Here at the beginning of the Sermon on the Mount, Jesus is setting out for his disciples just what is true, ultimately and definitively. And we know that this is the case, that what Jesus says here is true ultimately, and ultimately true, because of who it is that says it. Dietrich Bonhoeffer, the German Lutheran pastor who led significant resistance to the German Protestant Church’s complicity and cooperation with the Nazi regime, testified in his seminal work on Christian Ethics, that: “The Sermon on the Mount is the word of the very one who is lord and law of reality… action in accord with Christ is action in accord with reality.” That is to say Jesus—as we know by faith—is that very Word of God present from before creation itself. “Through him were all things created,” the gospel of John reminds us. And so that which we do that is in accord with him is in accord with reality itself. You can’t get more “true” than that which fits with, follows, and embodies Jesus himself.

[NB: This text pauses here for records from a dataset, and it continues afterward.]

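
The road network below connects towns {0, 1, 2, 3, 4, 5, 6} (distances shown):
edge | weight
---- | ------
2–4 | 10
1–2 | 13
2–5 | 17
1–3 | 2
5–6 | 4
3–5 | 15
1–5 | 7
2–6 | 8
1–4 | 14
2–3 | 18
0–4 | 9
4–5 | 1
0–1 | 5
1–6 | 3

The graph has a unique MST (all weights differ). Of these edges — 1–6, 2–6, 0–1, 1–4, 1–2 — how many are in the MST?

Kruskal: consider edges lightest-first.
4–5 (1): add. Components now {0} {1} {2} {3} {4,5} {6}
1–3 (2): add. Components now {0} {1,3} {2} {4,5} {6}
1–6 (3): add. Components now {0} {1,3,6} {2} {4,5}
5–6 (4): add. Components now {0} {1,3,4,5,6} {2}
0–1 (5): add. Components now {0,1,3,4,5,6} {2}
1–5 (7): skip — 1 and 5 already connected.
2–6 (8): add. Components now {0,1,2,3,4,5,6}
MST edge set: {4–5, 1–3, 1–6, 5–6, 0–1, 2–6}.
Of the listed edges, {1–6, 2–6, 0–1} are in the MST → 3.

3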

It would be easy in a week like this one to wonder whether and how such quaint-seeming statements as the Beatitudes are even relevant in the world today. But we are invited today to enter into the truth of the world they proclaim—not alternative facts, but actual facts; not virtual reality, but actual reality. And in this real world, we hear and know that these ones Jesus lifts up—the poor in spirit, the peacemakers, the meek, the ones hungering and thirsting for righteousness (which I hope is all of us)—these are blessed, now. The beatitudes are present tense. Blessed are the peacemakers. Blessed are the pure in heart. Blessed are those who are persecuted from righteousness sake.
So, my friends, let us ground ourselves in that truth. And moreover, let us ground ourselves in the One who is the truth, the way, and the life. And so grounded, then let us live it. In fact, we have no choice. For as that same Dietrich Bonhoeffer wrote in his famous work on discipleship, “The followers of Jesus are no longer faced with a decision. The only decision possible for them has already been made. Now they have to be what they are, or they are not following Jesus… their discipleship is a visible act which separates them from the world – or it is not discipleship.”
Blessing and honor, glory and power, be unto God, now and forever. Amen.
 Katherine Willis Pershey, “Epiphany Series: New Year, Same Promises,” in A Preachers’ Guide to Lectionary Sermon Series: Thematic Plans for Years A, B, and C, ed. Jessica Miller Kelley (Louisville, KY: Westminster John Knox Press, 2016), 17.
 Dietrich Bonhoeffer, Ethics, trans. Reinhard Krauss, Charles C. West, & Douglas W. Stott, ed. Clifford J. Green, Dietrich Bonhoeffer Works, vol. 6 (Minneapolis, MN: Fortress Press, 2005), 231; cited in Stanley Hauerwas, Matthew, Brazos Theological Commentary on the Bible (Grand Rapids, MI: Brazos Press, 2006), 60-61.
 John 1:3, paraph.
 Dietrich Bonhoeffer, Discipleship, trans. Geffrey B. Kelly and John D. Godsey, ed. Barbara Green and Reinhard Krauss, Dietrich Bonhoeffer Works, vol. 4 (Minneapolis, MN: Fortress Press, 2001), 113.